C’est un pouvoir assez important.

Dans les 2 cas, il s’agit d’un acte de gouvernement (il n’est pas possible de contester le décret de nomination devant un juge).

§ 2. Les pouvoirs contresignés du Président

Les pouvoirs contresignés du PR sont les pouvoirs classiques traditionnellement confiés à un chef d’État : représentation de l’État, bon fonctionnement des institutions, relations internationales.

En matière de défense, le PR est le chef des armées (article 15) : il préside les conseils de défense et tous les comités en lien avec la défense nationale.
Article 35 : au-delà de 4 mois, la poursuite des opérations militaires doit être autorisée par le Parlement.

Article 52 : le PR peut négocier les traités.
Il accrédite les ambassadeurs.

Le PR est le gardien de la Constitution et décide donc si une révision constitutionnelle est menée par l’article 89 ou par référendum.

Il est le garant de l’indépendance de l’autorité judiciaire.
Il ne préside plus le CSM pour des raisons d’indépendance.
Article 17 : il peut gracier (dispense de peine, mais la condamnation n’est pas supprimée). La dispense de peine peut être totale ou partielle.

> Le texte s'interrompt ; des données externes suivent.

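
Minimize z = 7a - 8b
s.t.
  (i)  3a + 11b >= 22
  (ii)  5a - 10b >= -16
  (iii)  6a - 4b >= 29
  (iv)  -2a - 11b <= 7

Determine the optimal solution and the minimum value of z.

a = 177/20, b = 241/40, minimum z = 55/4

Extreme points and z = 7a - 8b:
  (407/78, 15/26) → z = 2489/78
  (29, -65/11) → z = 2753/11
  (177/20, 241/40) → z = 55/4
The feasible region is unbounded (it extends along (2, 1), (11, -2)), but z strictly increases along every unbounded feasible direction, so there is no improving ray and the minimum is attained at a vertex.

At the optimal vertex, 5a - 10b = -16 and 6a - 4b = 29.
Solving simultaneously gives a = 177/20, b = 241/40.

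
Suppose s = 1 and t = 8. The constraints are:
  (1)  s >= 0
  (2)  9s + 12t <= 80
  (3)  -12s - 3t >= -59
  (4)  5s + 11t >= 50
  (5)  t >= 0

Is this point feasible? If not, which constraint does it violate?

Constraint (2): 9s + 12t = 105, which is not ≤ 80. All other constraints are satisfied.

not feasible — violates (2)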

Il a également des pouvoirs qui touchent au Parlement :

  1. Le PR ouvre et clôt les sessions parlementaires.
  1. Il promulgue les lois.
    Il doit le faire : il ne peut pas refuser de signer un décret de promulgation, sauf quand la loi a été déclarée inconstitutionnelle par le Conseil constitutionnel.
    Dans de rares cas, une loi est promulguée mais le promulguant dit qu’il n’en fera pas application ; exemple : loi du 31 mars 2006 qui crée le Contrat de première embauche.
    Tant que la loi n’est pas promulguée, le PR peut demander une nouvelle délibération au Parlement (article 10 al 2). En pratique, il s’agit surtout de permettre aux parlementaires de modifier certaines dispositions invalidées par le Conseil constitutionnel.

Article 9 : le PR préside le Conseil des ministres.
Intérêt : pouvoir fixer l’ordre du jour.
C’est une prérogative importante, sauf en période de cohabitation.

Le PR dispose d’un pouvoir de nomination aux emplois civils et militaires de l’État dont une liste est définie à l’article 13 (75 000 / 80 000 personnes nommées directement par le PR).
Exemple : professeurs d’université.
Les ministres du domaine concerné contresignent la nomination.

Article 13 : pour certains emplois désignés par une loi organique, le Parlement doit être préalablement consulté et dispose d’un droit de veto.